Although he had attributed the quote to Kinnock on previous occasions, Biden made no reference to the original source in statements before the Democratic debate at the Iowa State Fair on August 23 or in a speech before the National Education Association a few days later. Additional allegations of plagiarism followed, and even though he had paraphrased Kinnock’s remarks rather than quoting them verbatim, Biden quickly disappeared from the national spotlight.

It took 20 years for the ramifications of his indiscretion to subside and for him to overcome the plagiarism allegations and be selected as the Vice Presidential candidate in Barack Obama’s successful 2008 presidential campaign.

Now comes Kentucky Senator Rand Paul (R), who also has presidential aspirations and who has been dealing with a string of plagiarism allegations of his own over the past several weeks.

Recently, Paul has been shown to have borrowed lines, phrases, and entire paragraphs from Wikipedia articles and from position papers produced by the conservative think tank Heritage Foundation, the libertarian Cato Institute, and other sources in his speeches as well as his new book, titled Government Bullies. He was dismissed last week as a weekly columnist for the Washington Times over the plagiarism charges, with Times Editor John Solomon stating, “We expect our columnists to submit original work and to properly attribute material.”

For his part, Paul has been defiant in the face of the mounting plagiarism charges, asserting that he is being held to a higher standard than other politicians and adding, “I think I’m being unfairly targeted by a bunch of hacks and haters.”

But the plagiarism allegations cannot be so easily brushed aside. Unlike Biden, who at least attempted to paraphrase Kinnock’s statements, Paul hasn’t even bothered to make any changes to the original passages. In Government Bullies, the hardcover version of which sells for $21.99 on Amazon, Paul directly steals a 1,318 word passage from a Heritage Foundation article, without providing any attribution of the source.

Paul has defended himself by saying that although he has made mistakes, he has always tried to do things properly and that his office staff, on whom he has blamed the plagiarism, will be restructured to prevent further mistakes –so that “people [will] leave me alone in the future.”

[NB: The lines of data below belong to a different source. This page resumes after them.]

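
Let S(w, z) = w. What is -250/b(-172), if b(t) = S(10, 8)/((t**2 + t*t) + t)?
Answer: -1474900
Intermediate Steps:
b(t) = 10/(t + 2*t**2) (b(t) = 10/((t**2 + t*t) + t) = 10/((t**2 + t**2) + t) = 10/(2*t**2 + t) = 10/(t + 2*t**2))
-250/b(-172) = -250/(10/(-172*(1 + 2*(-172)))) = -250/(10*(-1/172)/(1 - 344)) = -250/(10*(-1/172)/(-343)) = -250/(10*(-1/172)*(-1/343)) = -250/5/29498 = -250*29498/5 = -1474900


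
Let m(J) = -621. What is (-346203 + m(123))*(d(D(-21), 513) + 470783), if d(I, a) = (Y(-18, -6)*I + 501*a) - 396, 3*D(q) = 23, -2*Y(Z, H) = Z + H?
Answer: -252311685408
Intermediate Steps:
Y(Z, H) = -H/2 - Z/2 (Y(Z, H) = -(Z + H)/2 = -(H + Z)/2 = -H/2 - Z/2)
D(q) = 23/3 (D(q) = (⅓)*23 = 23/3)
d(I, a) = -396 + 12*I + 501*a (d(I, a) = ((-½*(-6) - ½*(-18))*I + 501*a) - 396 = ((3 + 9)*I + 501*a) - 396 = (12*I + 501*a) - 396 = -396 + 12*I + 501*a)
(-346203 + m(123))*(d(D(-21), 513) + 470783) = (-346203 - 621)*((-396 + 12*(23/3) + 501*513) + 470783) = -346824*((-396 + 92 + 257013) + 470783) = -346824*(256709 + 470783) = -346824*727492 = -252311685408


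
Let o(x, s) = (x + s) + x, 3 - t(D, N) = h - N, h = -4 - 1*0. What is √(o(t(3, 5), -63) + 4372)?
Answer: √4333 ≈ 65.826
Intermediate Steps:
h = -4 (h = -4 + 0 = -4)
t(D, N) = 7 + N (t(D, N) = 3 - (-4 - N) = 3 + (4 + N) = 7 + N)
o(x, s) = s + 2*x (o(x, s) = (s + x) + x = s + 2*x)
√(o(t(3, 5), -63) + 4372) = √((-63 + 2*(7 + 5)) + 4372) = √((-63 + 2*12) + 4372) = √((-63 + 24) + 4372) = √(-39 + 4372) = √4333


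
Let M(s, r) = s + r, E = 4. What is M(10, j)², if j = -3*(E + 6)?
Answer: 400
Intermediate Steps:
j = -30 (j = -3*(4 + 6) = -3*10 = -30)
M(s, r) = r + s
M(10, j)² = (-30 + 10)² = (-20)² = 400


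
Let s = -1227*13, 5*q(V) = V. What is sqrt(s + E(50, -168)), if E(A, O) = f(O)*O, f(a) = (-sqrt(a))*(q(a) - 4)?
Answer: sqrt(-398775 - 315840*I*sqrt(42))/5 ≈ 183.66 - 222.9*I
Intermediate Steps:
q(V) = V/5
s = -15951
f(a) = -sqrt(a)*(-4 + a/5) (f(a) = (-sqrt(a))*(a/5 - 4) = (-sqrt(a))*(-4 + a/5) = -sqrt(a)*(-4 + a/5))
E(A, O) = O**(3/2)*(20 - O)/5 (E(A, O) = (sqrt(O)*(20 - O)/5)*O = O**(3/2)*(20 - O)/5)
sqrt(s + E(50, -168)) = sqrt(-15951 + (-168)**(3/2)*(20 - 1*(-168))/5) = sqrt(-15951 + (-336*I*sqrt(42))*(20 + 168)/5) = sqrt(-15951 + (1/5)*(-336*I*sqrt(42))*188) = sqrt(-15951 - 63168*I*sqrt(42)/5)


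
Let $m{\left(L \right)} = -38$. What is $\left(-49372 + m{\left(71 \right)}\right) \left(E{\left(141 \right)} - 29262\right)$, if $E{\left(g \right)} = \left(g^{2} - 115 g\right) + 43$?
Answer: $1262573730$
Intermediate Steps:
$E{\left(g \right)} = 43 + g^{2} - 115 g$
$\left(-49372 + m{\left(71 \right)}\right) \left(E{\left(141 \right)} - 29262\right) = \left(-49372 - 38\right) \left(\left(43 + 141^{2} - 16215\right) - 29262\right) = - 49410 \left(\left(43 + 19881 - 16215\right) - 29262\right) = - 49410 \left(3709 - 29262\right) = \left(-49410\right) \left(-25553\right) = 1262573730$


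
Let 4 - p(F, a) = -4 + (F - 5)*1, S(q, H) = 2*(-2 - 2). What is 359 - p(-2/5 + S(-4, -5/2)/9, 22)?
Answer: 15512/45 ≈ 344.71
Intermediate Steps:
S(q, H) = -8 (S(q, H) = 2*(-4) = -8)
p(F, a) = 13 - F (p(F, a) = 4 - (-4 + (F - 5)*1) = 4 - (-4 + (-5 + F)*1) = 4 - (-4 + (-5 + F)) = 4 - (-9 + F) = 4 + (9 - F) = 13 - F)
359 - p(-2/5 + S(-4, -5/2)/9, 22) = 359 - (13 - (-2/5 - 8/9)) = 359 - (13 - (-2*⅕ - 8*⅑)) = 359 - (13 - (-⅖ - 8/9)) = 359 - (13 - 1*(-58/45)) = 359 - (13 + 58/45) = 359 - 1*643/45 = 359 - 643/45 = 15512/45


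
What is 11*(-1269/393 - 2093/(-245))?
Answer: 268004/4585 ≈ 58.452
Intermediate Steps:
11*(-1269/393 - 2093/(-245)) = 11*(-1269*1/393 - 2093*(-1/245)) = 11*(-423/131 + 299/35) = 11*(24364/4585) = 268004/4585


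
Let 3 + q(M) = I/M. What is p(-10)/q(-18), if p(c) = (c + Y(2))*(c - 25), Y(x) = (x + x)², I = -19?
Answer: 108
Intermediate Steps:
Y(x) = 4*x² (Y(x) = (2*x)² = 4*x²)
q(M) = -3 - 19/M
p(c) = (-25 + c)*(16 + c) (p(c) = (c + 4*2²)*(c - 25) = (c + 4*4)*(-25 + c) = (c + 16)*(-25 + c) = (16 + c)*(-25 + c) = (-25 + c)*(16 + c))
p(-10)/q(-18) = (-400 + (-10)² - 9*(-10))/(-3 - 19/(-18)) = (-400 + 100 + 90)/(-3 - 19*(-1/18)) = -210/(-3 + 19/18) = -210/(-35/18) = -210*(-18/35) = 108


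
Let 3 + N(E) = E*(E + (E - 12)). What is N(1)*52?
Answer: -676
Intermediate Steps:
N(E) = -3 + E*(-12 + 2*E) (N(E) = -3 + E*(E + (E - 12)) = -3 + E*(E + (-12 + E)) = -3 + E*(-12 + 2*E))
N(1)*52 = (-3 - 12*1 + 2*1²)*52 = (-3 - 12 + 2*1)*52 = (-3 - 12 + 2)*52 = -13*52 = -676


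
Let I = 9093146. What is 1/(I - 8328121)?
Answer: 1/765025 ≈ 1.3071e-6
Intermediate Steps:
1/(I - 8328121) = 1/(9093146 - 8328121) = 1/765025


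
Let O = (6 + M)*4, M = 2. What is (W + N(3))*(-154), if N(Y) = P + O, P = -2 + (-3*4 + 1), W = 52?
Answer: -10934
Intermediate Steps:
P = -13 (P = -2 + (-12 + 1) = -2 - 11 = -13)
O = 32 (O = (6 + 2)*4 = 8*4 = 32)
N(Y) = 19 (N(Y) = -13 + 32 = 19)
(W + N(3))*(-154) = (52 + 19)*(-154) = 71*(-154) = -10934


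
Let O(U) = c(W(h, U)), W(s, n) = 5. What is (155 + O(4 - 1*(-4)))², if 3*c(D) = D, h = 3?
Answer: 220900/9 ≈ 24544.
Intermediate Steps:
c(D) = D/3
O(U) = 5/3 (O(U) = (⅓)*5 = 5/3)
(155 + O(4 - 1*(-4)))² = (155 + 5/3)² = (470/3)² = 220900/9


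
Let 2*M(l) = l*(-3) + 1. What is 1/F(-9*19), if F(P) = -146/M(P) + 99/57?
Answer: 4883/5707 ≈ 0.85562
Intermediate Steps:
M(l) = 1/2 - 3*l/2 (M(l) = (l*(-3) + 1)/2 = (-3*l + 1)/2 = (1 - 3*l)/2 = 1/2 - 3*l/2)
F(P) = 33/19 - 146/(1/2 - 3*P/2) (F(P) = -146/(1/2 - 3*P/2) + 99/57 = -146/(1/2 - 3*P/2) + 99*(1/57) = -146/(1/2 - 3*P/2) + 33/19 = 33/19 - 146/(1/2 - 3*P/2))
1/F(-9*19) = 1/((5515 + 99*(-9*19))/(19*(-1 + 3*(-9*19)))) = 1/((5515 + 99*(-171))/(19*(-1 + 3*(-171)))) = 1/((5515 - 16929)/(19*(-1 - 513))) = 1/((1/19)*(-11414)/(-514)) = 1/((1/19)*(-1/514)*(-11414)) = 1/(5707/4883) = 4883/5707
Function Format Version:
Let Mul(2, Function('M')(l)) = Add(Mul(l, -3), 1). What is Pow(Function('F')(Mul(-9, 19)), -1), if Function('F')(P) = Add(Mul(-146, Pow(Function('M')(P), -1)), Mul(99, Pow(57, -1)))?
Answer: Rational(4883, 5707) ≈ 0.85562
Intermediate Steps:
Function('M')(l) = Add(Rational(1, 2), Mul(Rational(-3, 2), l)) (Function('M')(l) = Mul(Rational(1, 2), Add(Mul(l, -3), 1)) = Mul(Rational(1, 2), Add(Mul(-3, l), 1)) = Mul(Rational(1, 2), Add(1, Mul(-3, l))) = Add(Rational(1, 2), Mul(Rational(-3, 2), l)))
Function('F')(P) = Add(Rational(33, 19), Mul(-146, Pow(Add(Rational(1, 2), Mul(Rational(-3, 2), P)), -1))) (Function('F')(P) = Add(Mul(-146, Pow(Add(Rational(1, 2), Mul(Rational(-3, 2), P)), -1)), Mul(99, Pow(57, -1))) = Add(Mul(-146, Pow(Add(Rational(1, 2), Mul(Rational(-3, 2), P)), -1)), Mul(99, Rational(1, 57))) = Add(Mul(-146, Pow(Add(Rational(1, 2), Mul(Rational(-3, 2), P)), -1)), Rational(33, 19)) = Add(Rational(33, 19), Mul(-146, Pow(Add(Rational(1, 2), Mul(Rational(-3, 2), P)), -1))))
Pow(Function('F')(Mul(-9, 19)), -1) = Pow(Mul(Rational(1, 19), Pow(Add(-1, Mul(3, Mul(-9, 19))), -1), Add(5515, Mul(99, Mul(-9, 19)))), -1) = Pow(Mul(Rational(1, 19), Pow(Add(-1, Mul(3, -171)), -1), Add(5515, Mul(99, -171))), -1) = Pow(Mul(Rational(1, 19), Pow(Add(-1, -513), -1), Add(5515, -16929)), -1) = Pow(Mul(Rational(1, 19), Pow(-514, -1), -11414), -1) = Pow(Mul(Rational(1, 19), Rational(-1, 514), -11414), -1) = Pow(Rational(5707, 4883), -1) = Rational(4883, 5707)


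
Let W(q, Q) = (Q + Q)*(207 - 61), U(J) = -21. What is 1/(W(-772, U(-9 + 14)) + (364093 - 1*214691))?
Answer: 1/143270 ≈ 6.9798e-6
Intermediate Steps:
W(q, Q) = 292*Q (W(q, Q) = (2*Q)*146 = 292*Q)
1/(W(-772, U(-9 + 14)) + (364093 - 1*214691)) = 1/(292*(-21) + (364093 - 1*214691)) = 1/(-6132 + (364093 - 214691)) = 1/(-6132 + 149402) = 1/143270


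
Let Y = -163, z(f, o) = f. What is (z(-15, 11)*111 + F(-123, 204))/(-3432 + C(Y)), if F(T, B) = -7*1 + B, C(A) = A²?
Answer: -1468/23137 ≈ -0.063448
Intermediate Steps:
F(T, B) = -7 + B
(z(-15, 11)*111 + F(-123, 204))/(-3432 + C(Y)) = (-15*111 + (-7 + 204))/(-3432 + (-163)²) = (-1665 + 197)/(-3432 + 26569) = -1468/23137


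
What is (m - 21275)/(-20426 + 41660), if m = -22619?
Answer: -21947/10617 ≈ -2.0672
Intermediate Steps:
(m - 21275)/(-20426 + 41660) = (-22619 - 21275)/(-20426 + 41660) = -43894/21234 = -43894*1/21234 = -21947/10617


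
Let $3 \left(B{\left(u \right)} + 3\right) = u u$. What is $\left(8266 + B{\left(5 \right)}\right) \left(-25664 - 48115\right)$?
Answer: $-610250702$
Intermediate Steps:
$B{\left(u \right)} = -3 + \frac{u^{2}}{3}$ ($B{\left(u \right)} = -3 + \frac{u u}{3} = -3 + \frac{u^{2}}{3}$)
$\left(8266 + B{\left(5 \right)}\right) \left(-25664 - 48115\right) = \left(8266 - \left(3 - \frac{5^{2}}{3}\right)\right) \left(-25664 - 48115\right) = \left(8266 + \left(-3 + \frac{1}{3} \cdot 25\right)\right) \left(-73779\right) = \left(8266 + \left(-3 + \frac{25}{3}\right)\right) \left(-73779\right) = \left(8266 + \frac{16}{3}\right) \left(-73779\right) = \frac{24814}{3} \left(-73779\right) = -610250702$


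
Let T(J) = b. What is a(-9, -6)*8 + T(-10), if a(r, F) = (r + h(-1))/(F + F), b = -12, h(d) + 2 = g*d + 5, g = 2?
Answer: -20/3 ≈ -6.6667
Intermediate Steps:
h(d) = 3 + 2*d (h(d) = -2 + (2*d + 5) = -2 + (5 + 2*d) = 3 + 2*d)
T(J) = -12
a(r, F) = (1 + r)/(2*F) (a(r, F) = (r + (3 + 2*(-1)))/(F + F) = (r + (3 - 2))/((2*F)) = (r + 1)*(1/(2*F)) = (1 + r)*(1/(2*F)) = (1 + r)/(2*F))
a(-9, -6)*8 + T(-10) = ((1/2)*(1 - 9)/(-6))*8 - 12 = ((1/2)*(-1/6)*(-8))*8 - 12 = (2/3)*8 - 12 = 16/3 - 12 = -20/3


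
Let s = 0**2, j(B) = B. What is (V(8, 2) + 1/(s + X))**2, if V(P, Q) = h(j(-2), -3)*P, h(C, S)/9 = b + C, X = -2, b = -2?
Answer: 332929/4 ≈ 83232.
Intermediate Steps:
s = 0
h(C, S) = -18 + 9*C (h(C, S) = 9*(-2 + C) = -18 + 9*C)
V(P, Q) = -36*P (V(P, Q) = (-18 + 9*(-2))*P = (-18 - 18)*P = -36*P)
(V(8, 2) + 1/(s + X))**2 = (-36*8 + 1/(0 - 2))**2 = (-288 + 1/(-2))**2 = (-288 - 1/2)**2 = (-577/2)**2 = 332929/4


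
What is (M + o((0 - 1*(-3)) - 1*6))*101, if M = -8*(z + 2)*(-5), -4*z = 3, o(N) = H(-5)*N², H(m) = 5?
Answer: 9595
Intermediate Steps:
o(N) = 5*N²
z = -¾ (z = -¼*3 = -¾ ≈ -0.75000)
M = 50 (M = -8*(-¾ + 2)*(-5) = -10*(-5) = -8*(-25/4) = 50)
(M + o((0 - 1*(-3)) - 1*6))*101 = (50 + 5*((0 - 1*(-3)) - 1*6)²)*101 = (50 + 5*((0 + 3) - 6)²)*101 = (50 + 5*(3 - 6)²)*101 = (50 + 5*(-3)²)*101 = (50 + 5*9)*101 = (50 + 45)*101 = 95*101 = 9595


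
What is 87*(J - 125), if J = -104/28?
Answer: -78387/7 ≈ -11198.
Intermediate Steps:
J = -26/7 (J = -104*1/28 = -26/7 ≈ -3.7143)
87*(J - 125) = 87*(-26/7 - 125) = 87*(-901/7) = -78387/7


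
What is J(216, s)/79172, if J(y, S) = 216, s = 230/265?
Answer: 54/19793 ≈ 0.0027282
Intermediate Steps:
s = 46/53 (s = 230*(1/265) = 46/53 ≈ 0.86792)
J(216, s)/79172 = 216/79172 = 216*(1/79172) = 54/19793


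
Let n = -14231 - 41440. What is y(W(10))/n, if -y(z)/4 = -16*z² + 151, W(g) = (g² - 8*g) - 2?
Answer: -2876/7953 ≈ -0.36162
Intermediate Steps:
W(g) = -2 + g² - 8*g
n = -55671
y(z) = -604 + 64*z² (y(z) = -4*(-16*z² + 151) = -4*(151 - 16*z²) = -604 + 64*z²)
y(W(10))/n = (-604 + 64*(-2 + 10² - 8*10)²)/(-55671) = (-604 + 64*(-2 + 100 - 80)²)*(-1/55671) = (-604 + 64*18²)*(-1/55671) = (-604 + 64*324)*(-1/55671) = (-604 + 20736)*(-1/55671) = 20132*(-1/55671) = -2876/7953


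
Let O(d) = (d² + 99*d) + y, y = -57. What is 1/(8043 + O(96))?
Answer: 1/26706 ≈ 3.7445e-5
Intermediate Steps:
O(d) = -57 + d² + 99*d (O(d) = (d² + 99*d) - 57 = -57 + d² + 99*d)
1/(8043 + O(96)) = 1/(8043 + (-57 + 96² + 99*96)) = 1/(8043 + (-57 + 9216 + 9504)) = 1/(8043 + 18663) = 1/26706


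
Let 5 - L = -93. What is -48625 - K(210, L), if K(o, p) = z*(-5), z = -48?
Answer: -48865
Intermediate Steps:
L = 98 (L = 5 - 1*(-93) = 5 + 93 = 98)
K(o, p) = 240 (K(o, p) = -48*(-5) = 240)
-48625 - K(210, L) = -48625 - 1*240 = -48625 - 240 = -48865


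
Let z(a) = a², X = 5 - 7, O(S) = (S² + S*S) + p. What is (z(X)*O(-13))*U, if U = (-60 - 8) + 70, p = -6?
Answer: 2656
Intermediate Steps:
O(S) = -6 + 2*S² (O(S) = (S² + S*S) - 6 = (S² + S²) - 6 = 2*S² - 6 = -6 + 2*S²)
U = 2 (U = -68 + 70 = 2)
X = -2
(z(X)*O(-13))*U = ((-2)²*(-6 + 2*(-13)²))*2 = (4*(-6 + 2*169))*2 = (4*(-6 + 338))*2 = (4*332)*2 = 1328*2 = 2656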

Unfortunately, Paul seems to have a history of fudging the truth that may cloud that future.

A graduate of Duke University’s School of Medicine and a licensed ophthalmologist, Paul has often stated he is board certified. The only problem with the statement is that Paul’s certification comes from an organization called the National Board of Ophthalmology, which is a group of his own creation. Incorporated in 1999, the certification agency is headed by Paul, with his wife Kelly serving as vice president and his father-in-law as secretary.

The NBO is not recognized by the American Board of Ophthalmology, the American Board of Medical Specialties, the American Medical Association or the Kentucky Board of Medical Licensure. It was dissolved in 2000 for failure to file required paperwork with Kentucky’s Secretary of State, recreated by Paul in 2005, and again dissolved in 2011.

According to Salon, Paul’s NBO has certified a total of seven doctors during its existence, compared to the over 16,000 certified by the American Board of Ophthalmology, the organization normally entrusted with that responsibility.

Why Paul has determined to create his own certification organization and reject the long-established and highly-regarded ABO is another question that he may need to address, along with what value there can possibly be in a medical certification that one has bestowed on oneself.

More broadly, it will be interesting to see, a quarter of a century after Biden’s plagiarism ended his campaign for the presidency, whether Americans hold Paul to the same standards of honesty and personal integrity.